To arrive at its estimate of 10.8 billion bad ad impressions, the group estimated the number of impressions that ran on average per incident in a typical three-day period – the average number of days a malvertising campaign runs before it’s discovered and stopped. Ads carrying malicious code usually enter through unverified ad agencies submitting them into the supply chain. “Legitimate advertisers are being compromised; they’re a victim as well,” said Craig Spiezle, executive director of the OTA.
“Every major ad network, whether it’s Yahoo, Microsoft or Google, has experienced this,” said Spiezle. The group calls malvertising a low frequency but high impact security problem.
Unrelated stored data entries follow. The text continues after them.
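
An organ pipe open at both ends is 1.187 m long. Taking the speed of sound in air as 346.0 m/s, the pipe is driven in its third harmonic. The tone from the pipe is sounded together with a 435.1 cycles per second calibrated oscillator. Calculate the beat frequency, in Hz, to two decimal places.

2.14 Hz

Open pipe: f_n = n·v/(2L) = 3·346.0/(2·1.187) = 437.2367 Hz.
f_beat = |437.2367 − 435.1| = 2.14 Hz.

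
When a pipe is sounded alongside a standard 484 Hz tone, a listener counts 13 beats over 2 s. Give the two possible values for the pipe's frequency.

477.5 Hz or 490.5 Hz

Beat frequency = 13/2 = 6.5 Hz.
|f − 484| = 6.5, so f = 484 ± 6.5.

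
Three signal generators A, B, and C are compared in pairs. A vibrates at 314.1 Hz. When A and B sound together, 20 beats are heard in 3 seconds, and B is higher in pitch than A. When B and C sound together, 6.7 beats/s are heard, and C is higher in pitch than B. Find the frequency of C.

A–B: Beat frequency = 20/3 = 6.6667 Hz.
B is above A, so f_B = 314.1 + 6.6667 = 320.7667 Hz.
C is above B, so f_C = 320.7667 + 6.7 = 327.4667 Hz.

327.4667 Hz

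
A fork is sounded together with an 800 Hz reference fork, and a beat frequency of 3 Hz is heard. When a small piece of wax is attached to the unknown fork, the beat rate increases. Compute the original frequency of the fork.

|f − 800| = 3, so the fork was at either 797 Hz or 803 Hz.
Loading a fork with wax lowers its frequency; the adjustment lowers the fork's frequency.
The beat rate rose, so the adjustment moved the fork further from 800 Hz — it was already below the reference.

797 Hz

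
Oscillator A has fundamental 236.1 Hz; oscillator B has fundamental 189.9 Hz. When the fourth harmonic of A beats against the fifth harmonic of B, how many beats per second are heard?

5.1 Hz

Fourth harmonic of the first: 4·236.1 = 944.4 Hz.
Fifth harmonic of the second: 5·189.9 = 949.5 Hz.
f_beat = |944.4 − 949.5| = 5.1 Hz.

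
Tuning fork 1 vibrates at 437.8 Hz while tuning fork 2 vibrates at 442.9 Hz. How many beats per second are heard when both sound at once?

5.1 Hz

The beat frequency equals the magnitude of the frequency difference.
|437.8 − 442.9| = 5.1 Hz.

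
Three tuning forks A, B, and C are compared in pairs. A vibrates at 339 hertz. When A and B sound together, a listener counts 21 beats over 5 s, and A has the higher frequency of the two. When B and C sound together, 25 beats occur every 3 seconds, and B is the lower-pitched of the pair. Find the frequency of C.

343.1333 Hz

A–B: Beat frequency = 21/5 = 4.2 Hz.
B is below A, so f_B = 339 − 4.2 = 334.8 Hz.
B–C: Beat frequency = 25/3 = 8.3333 Hz.
C is above B, so f_C = 334.8 + 8.3333 = 343.1333 Hz.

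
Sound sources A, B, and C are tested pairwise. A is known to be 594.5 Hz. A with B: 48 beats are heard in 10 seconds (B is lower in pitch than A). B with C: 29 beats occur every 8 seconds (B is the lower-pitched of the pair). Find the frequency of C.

593.325 Hz

A–B: Beat frequency = 48/10 = 4.8 Hz.
B is below A, so f_B = 594.5 − 4.8 = 589.7 Hz.
B–C: Beat frequency = 29/8 = 3.625 Hz.
C is above B, so f_C = 589.7 + 3.625 = 593.325 Hz.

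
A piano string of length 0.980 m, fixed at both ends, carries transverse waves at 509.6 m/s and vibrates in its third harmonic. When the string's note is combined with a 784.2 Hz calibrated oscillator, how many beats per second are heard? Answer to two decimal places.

4.20 Hz

For a string fixed at both ends, f_n = n·v/(2L) = 3·509.6/(2·0.980) = 780.0000 Hz.
f_beat = |780.0000 − 784.2| = 4.20 Hz.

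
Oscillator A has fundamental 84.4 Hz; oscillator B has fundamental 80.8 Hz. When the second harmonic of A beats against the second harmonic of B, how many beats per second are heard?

7.2 Hz

Second harmonic of the first: 2·84.4 = 168.8 Hz.
Second harmonic of the second: 2·80.8 = 161.6 Hz.
f_beat = |168.8 − 161.6| = 7.2 Hz.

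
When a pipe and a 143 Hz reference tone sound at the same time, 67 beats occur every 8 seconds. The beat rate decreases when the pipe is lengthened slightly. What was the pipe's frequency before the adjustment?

Beat frequency = 67/8 = 8.375 Hz.
|f − 143| = 8.375, so the pipe was at either 134.625 Hz or 151.375 Hz.
A longer pipe has a lower fundamental; the adjustment lowers the pipe's frequency.
The beat rate fell, so the adjustment moved the pipe toward 143 Hz — it must have started above the reference.

151.375 Hz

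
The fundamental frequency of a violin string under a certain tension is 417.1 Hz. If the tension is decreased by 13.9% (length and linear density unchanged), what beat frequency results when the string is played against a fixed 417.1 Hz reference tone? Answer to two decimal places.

For a string, f ∝ √T, so the new frequency is 417.1·√0.861 = 387.0274 Hz.
f_beat = |387.0274 − 417.1| = 30.07 Hz.

30.07 Hz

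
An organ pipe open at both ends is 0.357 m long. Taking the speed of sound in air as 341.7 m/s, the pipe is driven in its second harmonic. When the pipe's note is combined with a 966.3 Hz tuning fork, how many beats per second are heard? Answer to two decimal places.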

While Spiezle acknowledges the yearly estimate of 10 billion malvertising impressions is miniscule compared to the number of ad impressions that run online in total, he said the estimate is “very, very, very conservative.” ComScore measured around 417 billion ad impressions in September 2010 alone. “The last thing we want is for consumers to be fearful of the ads,” added Spiezle.
Typically, the bad ads carry code that captures the “fingerprint” of a user’s machine, determining what software it’s running, tracking key strokes, and grabbing logins and passwords. “For a machine that’s exposed to this and is unprotected, anything is fair game,” said Spiezle.
“We know it’s well over 10 billion” impressions, said Spiezle, adding, “The challenge is this is a moving landscape.” The OTA will discuss the research findings at the RSA security conference in San Francisco Monday.
Spiezle said the OTA does not know how many malvertising impressions have been intercepted by browsers or security software.
The OTA, a group founded in 2004 that counts around 80 different companies including eBay, Chase, Symantec, Microsoft, and even the U.S. Senate and U.S. Postal Service as members, publishes scorecards rating adoption of best practices by entities dealing with online data.
“This is an industry-wide issue…. This could really impact consumer trust and the vitality of interactive advertising as we know it,” Spiezle said. “The supply chain was not built with a security goal in mind.”